(5 years, 10 months ago)
Lords ChamberMy Lords, I have worked in the north-east with the noble Viscount and his father over many decades and it is a pleasure to follow him. However, I fear that on this issue we are on opposite sides of the fence. Maybe, if we get together some time in the future, we will find a way of reconciling our views, but I fear not.
I want to talk a little about the referendum, because the one way of bringing reconciliation after a dispute is for the victor to be generous in attitude to those who have been defeated. I do not think the inflammatory and gross exaggerations about the outcome of the election by some of the Brexiteers have in any way helped to bring about that reconciliation. We have heard a great deal about the mandate from the 17.4 million people in the country who voted in favour of Brexit. We have heard very little about the 16.1 million who voted to stay. That amounts to 34.7% of the electorate.
I remember in the other place, back in 1979, we had great debates over the referendum on Scottish devolution. George Cunningham proposed an amendment that there should be a threshold of 40% of the electorate voting in favour of the legislation for it to go through. Of course, it did not reach the 40%—a very modest threshold—needed for that legislation to go ahead. In my experience, most clubs, institutions, businesses and all types of organisation have a threshold above 50% if they want to change the constitution or make an amendment. It is not 50% plus one, it is anything up to 75%, or two-thirds, before the vote becomes legitimate.
The language that people, including the Prime Minister, have used—talking about catastrophic betrayal and people being let down, with Members of Parliament saying that they have been instructed by this referendum when it has been so close and that they have been ordered what to do—really has not helped. Do MPs not have minds or judgment? Are they just going to accept the outcome of such a narrowly based referendum? If there is to be reconciliation, I hope some Brexiteers will start paying attention to the 16 million who voted to remain and seek to reconcile the differences between the people. The 40% threshold would, in effect, have ruled out the result of this referendum and I believe that we should move towards another vote on this deal.

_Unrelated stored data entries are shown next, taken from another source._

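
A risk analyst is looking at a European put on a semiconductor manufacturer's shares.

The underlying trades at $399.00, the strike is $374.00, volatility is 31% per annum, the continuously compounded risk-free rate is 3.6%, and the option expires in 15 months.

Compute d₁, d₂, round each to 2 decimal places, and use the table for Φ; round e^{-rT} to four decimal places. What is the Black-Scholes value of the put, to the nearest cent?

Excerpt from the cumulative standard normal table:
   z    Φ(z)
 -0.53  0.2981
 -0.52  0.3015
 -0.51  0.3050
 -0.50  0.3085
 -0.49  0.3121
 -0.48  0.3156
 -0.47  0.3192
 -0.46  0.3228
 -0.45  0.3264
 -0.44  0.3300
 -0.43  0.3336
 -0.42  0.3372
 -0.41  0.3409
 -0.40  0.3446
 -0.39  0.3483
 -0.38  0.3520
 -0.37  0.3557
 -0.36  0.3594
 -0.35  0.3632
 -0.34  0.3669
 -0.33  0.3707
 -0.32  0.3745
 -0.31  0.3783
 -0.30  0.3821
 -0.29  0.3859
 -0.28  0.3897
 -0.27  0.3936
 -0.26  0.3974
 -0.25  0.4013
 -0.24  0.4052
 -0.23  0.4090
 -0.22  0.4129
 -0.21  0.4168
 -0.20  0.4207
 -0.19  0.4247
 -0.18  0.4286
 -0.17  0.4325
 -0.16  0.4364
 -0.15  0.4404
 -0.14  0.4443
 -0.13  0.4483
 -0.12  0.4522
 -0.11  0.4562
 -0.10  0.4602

T = 1.25;  σ√T = 0.3466
d₁ = [ln(399/374) + (0.036 + ½·0.31²)·1.25] / (σ√T) = (0.0647 + 0.1051) / 0.3466 = 0.4898 ⇒ 0.49
d₂ = 0.4898 − 0.3466 = 0.1432 ⇒ 0.14
exp(−rT) = exp(−0.036·1.25) = 0.9560
P = 374·0.9560·N(-0.14) − 399·N(-0.49) = 374·0.9560·0.4443 − 399·0.3121 = 158.8568 − 124.5279 = 34.3289

$34.33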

Other dangerous myths and distortions have been introduced into this whole debate and we have heard some of them in the contributions in this House. The whole business of Project Fear and attacks on experts is deeply damaging to our political debate. I was very interested to see in last week’s Sunday Times that David Smith, the economics editor, had analysed different forecasts from the experts. Almost at the top of the list came the Office for Budget Responsibility, which got 10 out of 10 on all the points that it had forecast for 2018. Second on the list came the much maligned—from the Brexit side—CBI, which got nine out of 10. Just out of interest, who came bottom on the list? It was one Patrick Minford, of the Liverpool Research Group and founder member of Economists for Free Trade, who got three out of 10 for his forecasts for 2018 and had a similar result in 2017. Many things have been said but this attack on policy by evidence-based activity is deeply damaging to British politics and government, and I hope the attacks on experts will cease.
Another issue—which I regard as largely mythological —is covered by Clare Foges in today’s Times. She talks about the left behind and refutes the suggestion that they voted in protest against the metropolitan elite. It is very amusing that the metropolitan elite making this accusation have been educated at Eton, Dulwich College and other such places, yet they have the brass face to attack Members of the other House and this place for being elitist.
The fact is that over decades Governments of all parties have poured in money through development corporations. The noble Lord, Lord Heseltine, has probably done more than any other person in this country to try to help the areas hit by industrial change and the wind-down of the old industries, not just in Liverpool but everywhere in the country. It is simply not true to suggest that people have voted against the EU just because of 30, 40 or 50 years of decline in those areas; the issue is much more sophisticated and subtle than that. A great deal has been done and they should not be described as the left behind.
The noble Lords, Lord Skidelsky and Lord Soley, referred to the powerful arguments that Brexiteers have mounted. Some of us, including me and many on these Benches, take the view that this is not just about the cost of customs. We have an internationalist view of the world, in which we believe that co-operation between countries is the best way to solve the problems facing us, and such co-operation is needed now probably more than it ever has been. That being the case, we believe in co-operating with others through institutions such as the EU. That is the basis of our commitment to the EU. It is not to do with the price of exports and the market; it is about people working together.
I wonder whether the noble Lord was thinking of bringing his remarks to a close.